Hearing the way that Ashley summarized the timeline of my issues was sobering, but as I began to indulge in thoughts of actually moving forward with this, the reality of next steps pressed down on my chest. Paralyzed by doubt, the eating disorder voice raged inside of my head, mocking me for even considering such a choice. I wished that this were simple; that I was sick with something that I wasn’t responsible for creating, and there would be no questions and no guilt when it came time to treat the illness. But I could not make this decision based on the threat of how the disease might eventually affect my health; I needed something more concrete.

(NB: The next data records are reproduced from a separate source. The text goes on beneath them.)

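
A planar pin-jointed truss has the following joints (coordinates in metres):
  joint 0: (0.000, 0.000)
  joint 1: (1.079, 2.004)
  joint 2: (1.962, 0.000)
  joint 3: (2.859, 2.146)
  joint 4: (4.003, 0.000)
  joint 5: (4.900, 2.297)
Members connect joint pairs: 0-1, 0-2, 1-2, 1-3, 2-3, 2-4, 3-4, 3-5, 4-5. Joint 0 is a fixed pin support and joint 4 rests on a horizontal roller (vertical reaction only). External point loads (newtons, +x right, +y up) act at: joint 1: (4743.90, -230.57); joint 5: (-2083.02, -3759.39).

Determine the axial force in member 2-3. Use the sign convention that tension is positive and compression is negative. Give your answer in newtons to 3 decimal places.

N=6 nodes, M=9 members, R=3 reactions → 2N=12, M+R=12
member 0 (0-1): L=2.2760, (cx,cy)=(0.4741,0.8805)
member 1 (0-2): L=1.9620, (cx,cy)=(1.0000,0.0000)
member 2 (1-2): L=2.1899, (cx,cy)=(0.4032,-0.9151)
member 3 (1-3): L=1.7857, (cx,cy)=(0.9968,0.0795)
member 4 (2-3): L=2.3259, (cx,cy)=(0.3857,0.9226)
member 5 (2-4): L=2.0410, (cx,cy)=(1.0000,0.0000)
member 6 (3-4): L=2.4319, (cx,cy)=(0.4704,-0.8824)
member 7 (3-5): L=2.0466, (cx,cy)=(0.9973,0.0738)
member 8 (4-5): L=2.4659, (cx,cy)=(0.3638,0.9315)
solve A·x = −loads:
  F[0-1] = +2105.2324 N (tension)
  F[0-2] = +1662.8449 N (tension)
  F[1-2] = -2515.6680 N (compression)
  F[1-3] = -2740.1929 N (compression)
  F[2-3] = +2495.1159 N (tension)
  F[2-4] = -313.7542 N (compression)
  F[3-4] = -2414.9352 N (compression)
  F[3-5] = -634.9687 N (compression)
  F[4-5] = -3985.5775 N (compression)
  Rx@0 = -2660.8800 N
  Ry@0 = -1853.6260 N
  Ry@4 = +5843.5860 N

2495.116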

“I can’t leave my kids. They are only 6 and 8. I’ve never left them for more than a few days, and they need me here.”
It was the best excuse I had for staying, but it was a half-truth. They needed me, yes, but I didn’t know how to function without them. I got out of bed in the morning for the sole reason of being their mother because nothing else brought me joy. They were the only reason that I had not sunk further into the dark abyss of grief and depression over the last few years. A sliver of me stayed if only to prevent them from suffering a loss of their own.
“That is why you have to leave your kids. You can’t continue to neglect yourself and put all of your energy into everyone else. You are pouring from an empty cup. It’s only going to get worse.”
She wasn’t the first person to say this to me; and as much as I hated to admit it, I could feel myself slipping away from them because of the eating disorder. I had no energy, no light, no time that I would not have preferred to be sleeping. Even though they were young, they knew the difference between having a mother who was truly present in their lives, and one that was white knuckling through each day.
I knew that my chances for true rehabilitation lay somewhere between the intense hatred I had for myself, and the immeasurable love I felt for my children.
Suddenly I knew that my chances for true rehabilitation lay somewhere between the intense hatred I had for myself, and the immeasurable love I felt for my children. I did not care about what happened to me, but I would never forgive myself if I let this disease hurt them. I clung to that thought and a vision of their faces as I struggled to ignore the feelings of sheer panic and battled the urge to end the call. I heard myself saying, “I can be there a week from Monday,” knowing that I finally found a concrete, irrefutable reason to get better.